You won't be able to maintain a steady-state DC voltage drop across a conductor with zero DC resistance, because that would imply infinite current. However, the transient or AC-voltage case the story is entirely different. Consider, for example, my 10kV 300kHz ferrite-core transformer, which has 22 turns on its secondary. The single-turn primary has 450 volts across its ends. Since it's a thick band of 1"-wide copper, with for all practical purposes, zero DC resistance, by your obviously- incorrect understanding this is not possible. BTW, the current in my transformer's single thick strip of copper is modest and due almost entirely to activities outside the copper strip.

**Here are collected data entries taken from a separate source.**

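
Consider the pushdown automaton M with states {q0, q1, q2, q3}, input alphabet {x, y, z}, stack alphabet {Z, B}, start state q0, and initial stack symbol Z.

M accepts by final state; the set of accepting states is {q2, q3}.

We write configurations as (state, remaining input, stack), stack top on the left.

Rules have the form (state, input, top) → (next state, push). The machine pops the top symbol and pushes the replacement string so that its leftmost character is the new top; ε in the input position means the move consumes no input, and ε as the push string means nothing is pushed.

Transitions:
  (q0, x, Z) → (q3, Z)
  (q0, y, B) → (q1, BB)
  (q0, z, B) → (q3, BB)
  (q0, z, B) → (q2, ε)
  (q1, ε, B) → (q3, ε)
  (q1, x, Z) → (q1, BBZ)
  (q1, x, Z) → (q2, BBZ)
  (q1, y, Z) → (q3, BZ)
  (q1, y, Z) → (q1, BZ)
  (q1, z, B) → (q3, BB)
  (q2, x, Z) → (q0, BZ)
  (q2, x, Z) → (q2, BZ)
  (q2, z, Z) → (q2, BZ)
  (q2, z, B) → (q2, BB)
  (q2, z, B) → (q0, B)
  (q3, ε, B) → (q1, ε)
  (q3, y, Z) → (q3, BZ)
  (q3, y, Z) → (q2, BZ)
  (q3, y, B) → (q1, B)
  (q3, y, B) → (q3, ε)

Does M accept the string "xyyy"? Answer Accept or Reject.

One accepting computation: (q0, xyyy, Z) ⊢ (q3, yyy, Z) ⊢ (q3, yy, BZ) ⊢ (q3, y, Z) ⊢ (q3, ε, BZ)
All input consumed and state q3 ∈ F.

Accept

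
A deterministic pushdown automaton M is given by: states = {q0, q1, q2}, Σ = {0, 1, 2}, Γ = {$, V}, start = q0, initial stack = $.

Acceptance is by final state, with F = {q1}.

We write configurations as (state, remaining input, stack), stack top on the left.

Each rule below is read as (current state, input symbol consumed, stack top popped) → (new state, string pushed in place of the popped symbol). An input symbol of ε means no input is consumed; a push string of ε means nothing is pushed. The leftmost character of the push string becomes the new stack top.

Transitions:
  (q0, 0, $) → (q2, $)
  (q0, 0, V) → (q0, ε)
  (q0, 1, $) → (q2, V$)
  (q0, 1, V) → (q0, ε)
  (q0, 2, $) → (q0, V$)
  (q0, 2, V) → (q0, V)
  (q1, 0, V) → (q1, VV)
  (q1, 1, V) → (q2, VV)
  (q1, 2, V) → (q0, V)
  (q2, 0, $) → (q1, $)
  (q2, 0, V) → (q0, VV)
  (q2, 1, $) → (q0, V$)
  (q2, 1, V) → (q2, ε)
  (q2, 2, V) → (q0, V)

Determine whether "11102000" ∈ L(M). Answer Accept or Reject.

(q0, 11102000, $)
  read 1, top $: go to q2, push V$ → (q2, 1102000, V$)
  read 1, top V: go to q2, push ε → (q2, 102000, $)
  read 1, top $: go to q0, push V$ → (q0, 02000, V$)
  read 0, top V: go to q0, push ε → (q0, 2000, $)
  read 2, top $: go to q0, push V$ → (q0, 000, V$)
  read 0, top V: go to q0, push ε → (q0, 00, $)
  read 0, top $: go to q2, push $ → (q2, 0, $)
  read 0, top $: go to q1, push $ → (q1, ε, $)
All input consumed; state q1 ∈ F.

Accept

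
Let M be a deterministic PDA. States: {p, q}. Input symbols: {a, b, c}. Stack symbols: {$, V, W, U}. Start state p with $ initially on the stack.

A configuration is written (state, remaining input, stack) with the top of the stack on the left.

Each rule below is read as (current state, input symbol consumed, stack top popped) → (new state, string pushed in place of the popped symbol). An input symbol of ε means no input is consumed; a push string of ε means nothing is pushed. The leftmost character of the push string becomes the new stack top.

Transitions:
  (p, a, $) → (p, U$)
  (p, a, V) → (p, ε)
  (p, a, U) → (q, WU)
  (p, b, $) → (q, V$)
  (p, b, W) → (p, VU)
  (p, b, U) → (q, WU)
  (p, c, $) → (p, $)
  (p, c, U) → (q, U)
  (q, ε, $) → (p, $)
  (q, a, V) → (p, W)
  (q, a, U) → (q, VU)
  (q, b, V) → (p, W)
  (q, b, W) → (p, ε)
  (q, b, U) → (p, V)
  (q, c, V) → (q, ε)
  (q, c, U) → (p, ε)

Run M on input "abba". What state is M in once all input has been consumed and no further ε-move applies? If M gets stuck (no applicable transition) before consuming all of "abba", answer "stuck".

(p, abba, $)
  read a, top $: go to p, push U$ → (p, bba, U$)
  read b, top U: go to q, push WU → (q, ba, WU$)
  read b, top W: go to p, push ε → (p, a, U$)
  read a, top U: go to q, push WU → (q, ε, WU$)
All input consumed; M is in state q.

q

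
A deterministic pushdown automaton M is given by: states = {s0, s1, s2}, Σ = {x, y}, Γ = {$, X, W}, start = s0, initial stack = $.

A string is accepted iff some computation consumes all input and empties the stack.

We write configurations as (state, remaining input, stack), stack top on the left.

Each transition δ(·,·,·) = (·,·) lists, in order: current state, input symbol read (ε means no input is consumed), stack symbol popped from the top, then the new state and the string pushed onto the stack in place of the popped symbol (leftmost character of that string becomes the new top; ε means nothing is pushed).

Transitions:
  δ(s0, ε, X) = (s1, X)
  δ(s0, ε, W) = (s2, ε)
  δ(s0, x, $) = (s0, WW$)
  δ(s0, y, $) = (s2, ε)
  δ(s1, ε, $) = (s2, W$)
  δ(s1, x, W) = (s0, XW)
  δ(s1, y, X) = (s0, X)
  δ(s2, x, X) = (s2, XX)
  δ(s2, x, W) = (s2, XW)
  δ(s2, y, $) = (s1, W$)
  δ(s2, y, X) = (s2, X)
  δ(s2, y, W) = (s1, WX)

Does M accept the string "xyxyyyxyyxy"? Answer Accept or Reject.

Reject

(s0, xyxyyyxyyxy, $)
  read x, top $: go to s0, push WW$ → (s0, yxyyyxyyxy, WW$)
  ε-move, top W: go to s2, push ε → (s2, yxyyyxyyxy, W$)
  read y, top W: go to s1, push WX → (s1, xyyyxyyxy, WX$)
  read x, top W: go to s0, push XW → (s0, yyyxyyxy, XWX$)
  ε-move, top X: go to s1, push X → (s1, yyyxyyxy, XWX$)
  read y, top X: go to s0, push X → (s0, yyxyyxy, XWX$)
  ε-move, top X: go to s1, push X → (s1, yyxyyxy, XWX$)
  read y, top X: go to s0, push X → (s0, yxyyxy, XWX$)
  ε-move, top X: go to s1, push X → (s1, yxyyxy, XWX$)
  read y, top X: go to s0, push X → (s0, xyyxy, XWX$)
  ε-move, top X: go to s1, push X → (s1, xyyxy, XWX$)
No transition applies at (s1, xyyxy, XWX$); input not fully consumed.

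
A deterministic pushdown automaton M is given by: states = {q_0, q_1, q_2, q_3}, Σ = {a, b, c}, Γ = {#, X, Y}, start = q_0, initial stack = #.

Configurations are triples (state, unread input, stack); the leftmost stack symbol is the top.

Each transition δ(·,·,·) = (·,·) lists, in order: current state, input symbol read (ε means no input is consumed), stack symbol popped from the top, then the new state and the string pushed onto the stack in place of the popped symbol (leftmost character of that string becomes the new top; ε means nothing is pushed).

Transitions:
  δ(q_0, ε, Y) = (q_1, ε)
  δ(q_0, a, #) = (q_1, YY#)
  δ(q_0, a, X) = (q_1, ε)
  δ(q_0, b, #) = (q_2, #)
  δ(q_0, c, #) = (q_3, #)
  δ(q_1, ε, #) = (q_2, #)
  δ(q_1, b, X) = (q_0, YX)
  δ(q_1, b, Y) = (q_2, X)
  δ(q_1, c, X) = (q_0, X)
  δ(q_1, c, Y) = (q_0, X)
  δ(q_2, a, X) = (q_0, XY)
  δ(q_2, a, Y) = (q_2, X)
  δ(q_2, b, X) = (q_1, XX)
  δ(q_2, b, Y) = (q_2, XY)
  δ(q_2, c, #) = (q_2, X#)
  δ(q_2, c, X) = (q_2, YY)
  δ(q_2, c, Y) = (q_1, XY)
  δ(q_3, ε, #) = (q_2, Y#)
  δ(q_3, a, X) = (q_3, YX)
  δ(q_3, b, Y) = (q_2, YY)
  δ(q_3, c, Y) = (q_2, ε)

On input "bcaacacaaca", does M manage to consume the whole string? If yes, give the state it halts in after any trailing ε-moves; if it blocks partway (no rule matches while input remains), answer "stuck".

(q_0, bcaacacaaca, #)
  read b, top #: go to q_2, push # → (q_2, caacacaaca, #)
  read c, top #: go to q_2, push X# → (q_2, aacacaaca, X#)
  read a, top X: go to q_0, push XY → (q_0, acacaaca, XY#)
  read a, top X: go to q_1, push ε → (q_1, cacaaca, Y#)
  read c, top Y: go to q_0, push X → (q_0, acaaca, X#)
  read a, top X: go to q_1, push ε → (q_1, caaca, #)
  ε-move, top #: go to q_2, push # → (q_2, caaca, #)
  read c, top #: go to q_2, push X# → (q_2, aaca, X#)
  read a, top X: go to q_0, push XY → (q_0, aca, XY#)
  read a, top X: go to q_1, push ε → (q_1, ca, Y#)
  read c, top Y: go to q_0, push X → (q_0, a, X#)
  read a, top X: go to q_1, push ε → (q_1, ε, #)
  ε-move, top #: go to q_2, push # → (q_2, ε, #)
All input consumed; M is in state q_2.

q_2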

That lecture note is poorly written, confused, and useless. A voltage drop, or more accurately potential drop, is understood to be a measure of energy expenditure per unit of charge injected through the component. There is no such energy expenditure in a pure inductance, it is all storage, and therefore there is no potential drop across it. Faraday's law introduces the concept of electromotive force due to induction, or e.m.f., and quantifies its interaction with the electric field in closed loops. It is a statement about the net potential drops around the loop external to the inductor and not the inductor itself. You cannot have a di/dt in the inductor without an external circuit loop, the loop will always be present, but because it can take many forms, it is simpler to consider that the algebraic sum of the external loop drops as appearing across the inductor in the sense that this is where one would place the measurement probes. Get real.

"Fred Bloggs"

** You did notice the date on the paper the OP quoted - didn't you ?

Wake up.

......... Phil